Several hundred ticketing professionals strolled through the exhibit floor and sat in on discussion panels on the first full day of Ticket Summit in...

Several hundred ticketing professionals strolled through the exhibit floor and sat in on discussion panels on the first full day of Ticket Summit in Las Vegas on July 15, in what is proving to be the most successful edition in the event’s five-year history.

Organizers said the conference has reached its projections of more than 600 attendees, and another full day of networking, delicious food and topical industry discussions awaits the audience on Friday, July 16.

“It’s been great,” Yoav Bruck, managing director of Israel-based tickets and travel packages provider Issta Sport, told TicketNews. Issta Sport was one of the official travel partners of the recent FIFA World Cup and the Beijing and Vancouver Olympics. “This conference exposes our company to a lot of brokers and industry professionals.”

In addition to fostering a slew of business opportunities for attendees, Ticket Summit has provided a wealth of industry insight through panel presentations, such as one on trends within the ticket broker community. College professors Joris Drayer, soon-to-be joining the faculty of Temple University, and Stephen Shapiro of Old Dominion University, used the discussion to debut findings of a 23-page report they co-authored called “Understanding Ticket Brokers,” which was commissioned by Ticket Summit host company TicketNetwork.

The report, which surveyed nearly 300 ticket brokers, is the first industry wide study to look at the attitudes and perceptions of members of the broker community, and the authors hope it will help the industry overcome some of the negative stereotypes associated with it.

“There are a lot of misconceptions about the secondary ticket market, and while we weren’t necessarily trying to refute them, we wanted to illuminate that fact,” Drayer said.

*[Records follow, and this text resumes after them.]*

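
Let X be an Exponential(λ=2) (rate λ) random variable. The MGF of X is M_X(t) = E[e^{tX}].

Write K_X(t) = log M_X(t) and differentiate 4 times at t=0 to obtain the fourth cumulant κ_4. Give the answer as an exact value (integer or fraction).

κ_4 = K^(4)(0) = 3/8

M_X(t) = 2/(2 - t)
K_X(t) = log M_X(t) = -log(2 - t) + log(2)
K^(4)(t) = 6/(t^4 - 8*t^3 + 24*t^2 - 32*t + 16)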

Among the key findings in the report:

-63 percent of the respondents were college graduates.
-More than 76 percent of the respondents conducted more than 60 percent of their business online, and of newer brokers (those with five years or less experience), 71 percent of them conducted more than 81 percent of their business online.
-For 65 percent, being a ticket broker is their primary job.
-Public relations and word-of-mouth remains the top marketing strategy for most brokers.
-State and local ticket legislation has some impact on how brokers conduct their business, but has little effect on their pricing decisions.
-40 percent of respondents had three to five years of experience, while 24 percent had 12 or more years of experience.

Attendees also packed presentations on the growing global ticketing industry, and a lively panel discussion on legal issues facing brokers, where the conversation centered on the recent New York ticket resale law, which offers consumers the most protections in the ability to resell tickets.

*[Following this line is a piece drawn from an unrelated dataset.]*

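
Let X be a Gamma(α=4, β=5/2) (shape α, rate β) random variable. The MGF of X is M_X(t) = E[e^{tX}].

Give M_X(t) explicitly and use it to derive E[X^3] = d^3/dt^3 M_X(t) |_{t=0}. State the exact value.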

The new law, the first to regulate paperless tickets, is also considered a victory for ticket brokers, who showed their appreciation by loudly applauding the efforts of the panelists who worked on the bill, Dan Pullium of TicketNetwork; Jason Berger of All Shows; Dustin Brighton of eBay; and lobbyist Bob Ungar.

“Ticket legislation is not something a senator or legislator normally thinks much about,” Brighton said. “In New York, we had a good, working coalition, because legislators want to hear local voices.”

TicketNetwork is the parent company of TicketNews.